When Chris Columbus loaded up a dozen swine to make the trip across the Atlantic to the New World for the first time in 1492, little did he know it marked the beginning of what would eventually become a war on wild hogs by the time the 21st century dawned.
From the eight pigs that survived the voyage to nest in the "West Indies," to the estimated millions that now roam across the Americas, the problem with wild pigs seems to multiply faster than a calculator. This hardy and extremely adaptable animal species has slipped beyond the confines of farms and ranches in rural America and shed their domestic bonds in favor of rooting and surviving in the wild.
With tenacity and resourcefulness, feral swine tend to gather into sounders, or packs of wild pigs, and exert their aggressive behavior on their immediate environment, often competing with other types of wildlife for food and water resources. These opportunistic omnivores demonstrate a remarkable ability to survive under the harshest conditions, often destroying fields and forage as they root for food, contaminating water resources, and spreading a myriad of animal diseases that can negatively affect other animal species and even humans.
In Texas particularly, the problem is exaggerated by years of occupation, growth and adaptation. European swine were first brought to America by Spanish monks and missionaries. Early settlers brought numerous varieties of wild boars to Texas in later years. Released into the wild, these swine mated and rapidly multiplied and provided more abundant hunting opportunities for frontiersmen and settlers.
Today, Texas alone is home to an estimated 2.6 million feral swine, the largest population of any state. These wild animals are credited with causing an estimated $52 million in agricultural damages to the state each year, and that number is rising.
In spite of well-organized efforts to trap and hunt feral swine by state officials, contractors and private landowners, population numbers continue to increase, as do the problems associated with the proliferation of the species.

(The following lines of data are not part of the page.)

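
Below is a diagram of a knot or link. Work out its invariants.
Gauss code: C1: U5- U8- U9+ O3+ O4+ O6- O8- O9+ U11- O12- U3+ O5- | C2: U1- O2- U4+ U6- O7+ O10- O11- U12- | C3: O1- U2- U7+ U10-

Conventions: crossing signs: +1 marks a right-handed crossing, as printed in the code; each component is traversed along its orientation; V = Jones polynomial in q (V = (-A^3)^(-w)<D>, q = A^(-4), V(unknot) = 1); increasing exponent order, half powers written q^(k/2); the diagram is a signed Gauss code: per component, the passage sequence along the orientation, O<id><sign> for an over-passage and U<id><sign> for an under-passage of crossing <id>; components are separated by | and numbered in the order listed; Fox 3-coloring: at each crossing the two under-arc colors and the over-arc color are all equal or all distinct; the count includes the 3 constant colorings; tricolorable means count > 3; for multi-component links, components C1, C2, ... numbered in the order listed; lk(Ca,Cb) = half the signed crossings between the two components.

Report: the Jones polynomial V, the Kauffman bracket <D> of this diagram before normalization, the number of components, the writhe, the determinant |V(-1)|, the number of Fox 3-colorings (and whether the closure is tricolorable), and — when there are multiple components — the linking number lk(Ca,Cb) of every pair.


V(q) = q^-5 + 2q^-3 + q^-1
bracket: A^-8 + 2 + A^8, w = -4
3 components, writhe -4, over 12 crossings
lk(C1,C2) = -1
linking number lk(C1,C3) = 0
lk(C2,C3): -1
det 4, colorings 3 of 3^12 — not tricolorable
observation: span 4 respects span(V) <= c + mu - 1 = 14 for this 3-component diagram


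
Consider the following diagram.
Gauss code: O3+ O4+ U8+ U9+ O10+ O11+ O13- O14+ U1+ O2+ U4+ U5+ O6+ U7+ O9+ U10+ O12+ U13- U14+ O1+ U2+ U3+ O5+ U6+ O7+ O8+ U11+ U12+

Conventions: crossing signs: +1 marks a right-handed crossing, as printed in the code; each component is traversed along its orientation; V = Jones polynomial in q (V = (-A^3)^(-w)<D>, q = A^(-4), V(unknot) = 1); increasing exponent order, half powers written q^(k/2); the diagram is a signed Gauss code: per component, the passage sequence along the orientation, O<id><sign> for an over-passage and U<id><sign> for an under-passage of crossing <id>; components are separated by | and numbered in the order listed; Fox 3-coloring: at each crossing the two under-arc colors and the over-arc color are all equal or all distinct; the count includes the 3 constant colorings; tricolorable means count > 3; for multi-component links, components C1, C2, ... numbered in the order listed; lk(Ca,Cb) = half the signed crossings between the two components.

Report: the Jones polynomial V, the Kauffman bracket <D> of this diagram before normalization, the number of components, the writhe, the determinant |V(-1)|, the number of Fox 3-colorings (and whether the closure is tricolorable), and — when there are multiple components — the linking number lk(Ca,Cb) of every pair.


Jones polynomial: V(q) = q^5 + q^7 - q^11 + q^12 - q^13
<D> = -A^-16 + A^-12 - A^-8 + A^8 + A^16; writhe +12
components 1, writhe +12 (14 crossings)
3-colorings: 3 of 3^14, det 1 — not tricolorable
note: w = +12 shifts under R1 moves; the (-A^3)^(-12) factor cancels that in V


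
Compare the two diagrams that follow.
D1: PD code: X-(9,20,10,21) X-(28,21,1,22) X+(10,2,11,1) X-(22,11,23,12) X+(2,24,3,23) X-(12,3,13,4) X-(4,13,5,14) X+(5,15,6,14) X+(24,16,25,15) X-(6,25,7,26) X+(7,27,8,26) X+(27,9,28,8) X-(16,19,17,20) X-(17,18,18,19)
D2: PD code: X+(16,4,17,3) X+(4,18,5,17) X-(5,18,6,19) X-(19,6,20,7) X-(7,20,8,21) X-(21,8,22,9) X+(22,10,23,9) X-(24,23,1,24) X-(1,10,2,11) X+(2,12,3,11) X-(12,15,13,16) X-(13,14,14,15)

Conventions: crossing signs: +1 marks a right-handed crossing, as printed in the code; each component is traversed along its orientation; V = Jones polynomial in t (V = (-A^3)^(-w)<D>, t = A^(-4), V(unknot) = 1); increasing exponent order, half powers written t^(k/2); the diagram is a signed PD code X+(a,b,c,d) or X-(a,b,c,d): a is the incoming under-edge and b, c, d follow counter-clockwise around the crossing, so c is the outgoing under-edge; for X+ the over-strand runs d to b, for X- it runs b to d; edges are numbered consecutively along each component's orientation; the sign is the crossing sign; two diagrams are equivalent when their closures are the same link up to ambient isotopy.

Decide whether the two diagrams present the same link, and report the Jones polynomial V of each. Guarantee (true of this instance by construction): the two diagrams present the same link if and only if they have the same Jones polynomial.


equivalent: no
V(D1) = -t^-3 + 2t^-2 - 2t^-1 + 3 - 2t + 2t^2 - t^3  (w -2, c 14, <D> = -A^-18 + 2A^-14 - 2A^-10 + 3A^-6 - 2A^-2 + 2A^2 - A^6)
D2 (bracket A^-12; 12 crossings at w = -4): V = 1
why: 2 classes among 2 diagrams; unequal V(t) rules out equality


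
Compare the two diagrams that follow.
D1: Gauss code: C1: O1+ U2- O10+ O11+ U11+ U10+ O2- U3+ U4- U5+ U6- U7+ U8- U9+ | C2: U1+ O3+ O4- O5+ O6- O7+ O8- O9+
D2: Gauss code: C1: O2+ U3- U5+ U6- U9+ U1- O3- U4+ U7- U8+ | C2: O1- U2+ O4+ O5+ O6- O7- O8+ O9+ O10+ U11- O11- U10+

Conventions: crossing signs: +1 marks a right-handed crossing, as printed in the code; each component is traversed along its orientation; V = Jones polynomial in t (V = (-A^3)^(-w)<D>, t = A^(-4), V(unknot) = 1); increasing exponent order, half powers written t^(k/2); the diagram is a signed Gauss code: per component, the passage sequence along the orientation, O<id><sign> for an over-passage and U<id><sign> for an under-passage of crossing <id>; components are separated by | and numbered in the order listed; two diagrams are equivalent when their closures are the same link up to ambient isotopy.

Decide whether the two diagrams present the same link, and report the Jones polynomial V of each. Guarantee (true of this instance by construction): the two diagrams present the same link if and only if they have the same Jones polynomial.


equivalent: yes
D1 (bracket A^-1 + A^7; 11 crossings at w = +3): V = -t^(1/2) - t^(5/2)
V(D2) = -t^(1/2) - t^(5/2)  (w +1, c 11, <D> = A^-7 + A)
key observation: from 11 to 11 crossings by R-moves: one link, two diagrams


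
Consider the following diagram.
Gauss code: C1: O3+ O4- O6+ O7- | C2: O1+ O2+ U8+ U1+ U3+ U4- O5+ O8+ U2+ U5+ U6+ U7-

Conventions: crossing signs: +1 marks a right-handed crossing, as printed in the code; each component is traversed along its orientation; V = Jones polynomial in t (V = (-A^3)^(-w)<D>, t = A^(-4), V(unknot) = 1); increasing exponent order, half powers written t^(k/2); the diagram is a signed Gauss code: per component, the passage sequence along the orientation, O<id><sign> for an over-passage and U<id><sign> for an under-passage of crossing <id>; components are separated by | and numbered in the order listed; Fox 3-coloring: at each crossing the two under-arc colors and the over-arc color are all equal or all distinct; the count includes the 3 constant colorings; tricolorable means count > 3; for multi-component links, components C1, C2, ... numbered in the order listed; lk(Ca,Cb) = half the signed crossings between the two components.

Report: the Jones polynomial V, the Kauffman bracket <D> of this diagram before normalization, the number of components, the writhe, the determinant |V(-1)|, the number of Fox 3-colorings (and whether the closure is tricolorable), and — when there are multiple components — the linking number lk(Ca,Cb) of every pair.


V = -t^(1/2) - t^(3/2) - t^(5/2) + t^(9/2)
<D> = A^-6 - A^2 - A^6 - A^10 (w = +4)
2 components over 8 crossings, w = +4
lk(C1,C2): 0
27 Fox colorings among 3^9, |V(-1)| = 0: tricolorable
why: summing lk over 1 pair gives 0


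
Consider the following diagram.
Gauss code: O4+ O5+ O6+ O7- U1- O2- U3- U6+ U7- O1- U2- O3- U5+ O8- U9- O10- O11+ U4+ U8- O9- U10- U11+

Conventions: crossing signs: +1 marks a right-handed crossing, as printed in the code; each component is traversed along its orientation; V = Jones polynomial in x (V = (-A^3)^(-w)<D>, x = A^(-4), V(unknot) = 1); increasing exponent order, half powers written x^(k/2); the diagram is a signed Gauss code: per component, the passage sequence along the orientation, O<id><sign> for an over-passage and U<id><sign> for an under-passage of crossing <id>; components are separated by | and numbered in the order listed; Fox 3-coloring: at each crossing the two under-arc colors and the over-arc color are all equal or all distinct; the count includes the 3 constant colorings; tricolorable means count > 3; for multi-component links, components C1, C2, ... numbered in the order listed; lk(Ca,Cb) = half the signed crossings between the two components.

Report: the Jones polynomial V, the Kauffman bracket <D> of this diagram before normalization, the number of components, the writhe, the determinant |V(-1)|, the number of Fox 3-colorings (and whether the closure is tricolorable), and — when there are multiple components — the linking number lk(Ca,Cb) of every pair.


V = -x^-4 + x^-3 + x^-1
<D> = -A^-5 - A^3 + A^7 (w = -3)
1 component over 11 crossings, w = -3
9 Fox colorings among 3^11, |V(-1)| = 3: tricolorable
why: V spans 3 powers of x: at least 3 crossings in any diagram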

State officials say a few years back no one wanted to listen to warnings about the threat of a wild pig population. Only state wildlife biologists, a handful of Extension agents, and farmers and ranchers who were on the front line, understood the extent of the growing problem associated with an explosion of feral swine in the wild.
The problem has grown to such an extent in recent years that Texas lawmakers are beginning to ask questions, like why the problem hasn't been resolved in spite of funds dedicated specifically to addressing the issue. While such concern is generally well received by wildlife insiders, many say funds that have been available so far fall far short of what is needed, and though awareness of the problem is rising, researchers and wildlife managers say elected officials still fail to understand the dynamics of the problem.

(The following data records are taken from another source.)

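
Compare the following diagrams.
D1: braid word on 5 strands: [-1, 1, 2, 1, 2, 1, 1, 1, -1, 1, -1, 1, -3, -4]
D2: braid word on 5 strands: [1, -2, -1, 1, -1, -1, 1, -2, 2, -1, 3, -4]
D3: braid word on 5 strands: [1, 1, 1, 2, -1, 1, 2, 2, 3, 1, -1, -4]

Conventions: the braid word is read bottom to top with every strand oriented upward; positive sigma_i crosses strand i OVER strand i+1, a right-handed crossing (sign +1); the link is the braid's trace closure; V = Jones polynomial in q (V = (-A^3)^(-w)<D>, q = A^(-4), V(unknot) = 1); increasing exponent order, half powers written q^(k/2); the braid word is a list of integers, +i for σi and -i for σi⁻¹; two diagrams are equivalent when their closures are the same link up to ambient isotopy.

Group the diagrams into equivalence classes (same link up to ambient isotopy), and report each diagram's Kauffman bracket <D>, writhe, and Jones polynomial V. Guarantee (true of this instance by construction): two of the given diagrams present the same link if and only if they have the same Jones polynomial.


grouping into links: {D1} | {D2} | {D3}
V(D1) = q^2 + q^4 - q^5 + q^6 - q^7  (w +4, c 14, <D> = -A^-16 + A^-12 - A^-8 + A^-4 + A^4)
D2 (bracket A^-6; 12 crossings at w = -2): V = 1
V(D3) = q^2 + 2q^4 - 2q^5 + q^6 - 2q^7 + q^8  (w +6, c 12, <D> = A^-14 - 2A^-10 + A^-6 - 2A^-2 + 2A^2 + A^10)
key observation: comparing 3 Jones polynomials yields 3 groups


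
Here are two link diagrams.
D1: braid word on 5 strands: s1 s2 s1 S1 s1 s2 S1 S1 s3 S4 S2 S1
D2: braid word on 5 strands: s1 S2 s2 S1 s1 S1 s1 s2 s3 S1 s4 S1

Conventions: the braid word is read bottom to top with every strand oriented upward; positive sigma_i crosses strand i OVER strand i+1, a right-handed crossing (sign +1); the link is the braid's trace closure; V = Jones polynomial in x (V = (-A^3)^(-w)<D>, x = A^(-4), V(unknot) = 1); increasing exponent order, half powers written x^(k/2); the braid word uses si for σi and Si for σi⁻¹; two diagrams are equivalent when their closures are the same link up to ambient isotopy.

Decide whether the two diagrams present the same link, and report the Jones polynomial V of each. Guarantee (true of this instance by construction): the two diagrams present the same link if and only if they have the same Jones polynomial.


equivalent: yes
V(D1) = 1  (w 0, c 12, <D> = 1)
V(D2) = 1  (w +2, c 12, <D> = A^6)
why: one V(x) for all 2 diagrams — one class (guaranteed)


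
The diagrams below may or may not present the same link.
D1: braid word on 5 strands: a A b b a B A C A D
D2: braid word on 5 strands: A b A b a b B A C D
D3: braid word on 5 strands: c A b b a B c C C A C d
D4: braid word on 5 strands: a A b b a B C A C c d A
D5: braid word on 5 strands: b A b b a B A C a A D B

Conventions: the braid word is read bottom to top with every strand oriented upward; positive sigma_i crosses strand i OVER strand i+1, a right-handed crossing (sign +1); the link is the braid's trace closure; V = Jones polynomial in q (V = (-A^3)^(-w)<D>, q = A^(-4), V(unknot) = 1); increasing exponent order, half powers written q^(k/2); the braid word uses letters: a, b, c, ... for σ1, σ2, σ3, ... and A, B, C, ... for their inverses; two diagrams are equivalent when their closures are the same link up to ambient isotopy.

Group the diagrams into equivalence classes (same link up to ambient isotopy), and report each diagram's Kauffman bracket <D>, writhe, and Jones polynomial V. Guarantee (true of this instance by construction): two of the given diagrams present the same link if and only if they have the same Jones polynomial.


classes: {D1, D2, D3, D4, D5}
V(D1) = q^-2 - q^-1 + 1 - q + q^2  [10 crossings, <D> = A^-14 - A^-10 + A^-6 - A^-2 + A^2, w = -2]
V(D2) = q^-2 - q^-1 + 1 - q + q^2  [10 crossings, <D> = A^-14 - A^-10 + A^-6 - A^-2 + A^2, w = -2]
D3 (bracket A^-8 - A^-4 + 1 - A^4 + A^8; 12 crossings at w = 0): V = q^-2 - q^-1 + 1 - q + q^2
V(D4) = q^-2 - q^-1 + 1 - q + q^2  (w 0, c 12, <D> = A^-8 - A^-4 + 1 - A^4 + A^8)
V(D5) = q^-2 - q^-1 + 1 - q + q^2  [12 crossings, <D> = A^-14 - A^-10 + A^-6 - A^-2 + A^2, w = -2]
insight: all 5 diagrams share one V(q), hence one class


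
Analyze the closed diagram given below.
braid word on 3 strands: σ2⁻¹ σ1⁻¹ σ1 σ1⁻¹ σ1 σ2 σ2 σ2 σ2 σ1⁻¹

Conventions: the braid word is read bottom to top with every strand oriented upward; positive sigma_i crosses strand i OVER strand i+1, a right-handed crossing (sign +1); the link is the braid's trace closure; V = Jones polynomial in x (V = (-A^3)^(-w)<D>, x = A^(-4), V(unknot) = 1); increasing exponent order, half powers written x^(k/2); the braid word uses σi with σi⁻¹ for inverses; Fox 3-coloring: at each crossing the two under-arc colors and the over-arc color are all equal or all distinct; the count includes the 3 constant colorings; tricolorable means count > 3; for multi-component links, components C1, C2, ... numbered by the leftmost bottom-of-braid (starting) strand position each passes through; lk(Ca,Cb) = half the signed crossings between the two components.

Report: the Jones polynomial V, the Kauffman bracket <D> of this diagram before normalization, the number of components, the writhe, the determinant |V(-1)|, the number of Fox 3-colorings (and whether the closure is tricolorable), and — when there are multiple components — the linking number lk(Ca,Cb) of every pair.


Jones polynomial: V(x) = x + x^3 - x^4
<D> = -A^-10 + A^-6 + A^2; writhe +2
components 1, writhe +2 (10 crossings)
3-colorings: 9 of 3^10, det 3 — tricolorable
note: V spans 3 powers of x: at least 3 crossings in any diagram


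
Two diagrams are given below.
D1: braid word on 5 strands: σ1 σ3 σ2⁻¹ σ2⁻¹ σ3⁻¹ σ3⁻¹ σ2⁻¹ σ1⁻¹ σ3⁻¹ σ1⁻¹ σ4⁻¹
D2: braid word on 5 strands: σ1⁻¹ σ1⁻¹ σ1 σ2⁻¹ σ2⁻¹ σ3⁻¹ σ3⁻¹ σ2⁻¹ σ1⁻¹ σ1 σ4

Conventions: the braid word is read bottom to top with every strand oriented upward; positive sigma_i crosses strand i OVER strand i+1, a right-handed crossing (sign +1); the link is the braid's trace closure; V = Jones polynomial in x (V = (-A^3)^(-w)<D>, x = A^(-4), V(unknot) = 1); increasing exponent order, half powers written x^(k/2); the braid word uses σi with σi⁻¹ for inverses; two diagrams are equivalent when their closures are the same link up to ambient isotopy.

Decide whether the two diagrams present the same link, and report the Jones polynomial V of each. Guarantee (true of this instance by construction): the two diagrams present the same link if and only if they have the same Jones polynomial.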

Two Texas House committees met recently to discuss the escalating war on wild hogs and that offers hope that at least a few lawmakers are beginning to take the problem more seriously. Both committees say they hope to look deeply into what more can be done to reduce the wild pig population in the state and to control the problems associated with rapid population growth among feral swine in Texas.
"The damage caused by feral hogs has climbed to thousands of dollars per affected member," Gene Richardson of the Texas Farm Bureau told the House Agriculture & Livestock Committee and the chamber’s Culture, Recreation & Tourism panel. "Damage to personal property and to persons on Texas highways by feral hogs is taking its toll."
Legislators attending the meetings appear to be getting more involved. Several suggestions were offered as ways to better control feral swine populations: more aggressive aerial hunting, a more comprehensive program of trapping, and even a suggestion that poison baits could be used to eradicate the state's pig problem.
But Texas State Veterinarian and Director of the Texas Animal Health Commission, Dee Ellis, warned lawmakers it wasn't a question of eradication, but selective control.
“It's not a matter of eradication because that isn't going to work. We need to focus on selective control,” Ellis told lawmakers. He also warned committee members to understand that a feral hog represented a lot more than a wild boar.
"We define feral swine as basically any swine. There is no differentiation of species...a pig is a pig... if a pig is out, it’s feral; if it’s not out, it’s domestic,” Ellis explained.
Committee members say they expect to lay a number of legislative ideas on the table for consideration when the Legislature returns for the mid-January session. Rep. Drew Springer, a member of the Agriculture & Livestock Committee, said increasing problems with feral swine in Texas will get worse before it gets better. He noted that farmers in his district have lost hundreds of thousands of dollars to the problem already.
Other lawmakers agreed action is needed at the legislative level. One committee member said even urban areas were beginning to feel the pressure of growing feral swine populations, and the perils of spreading disease to human population centers increases proportionately.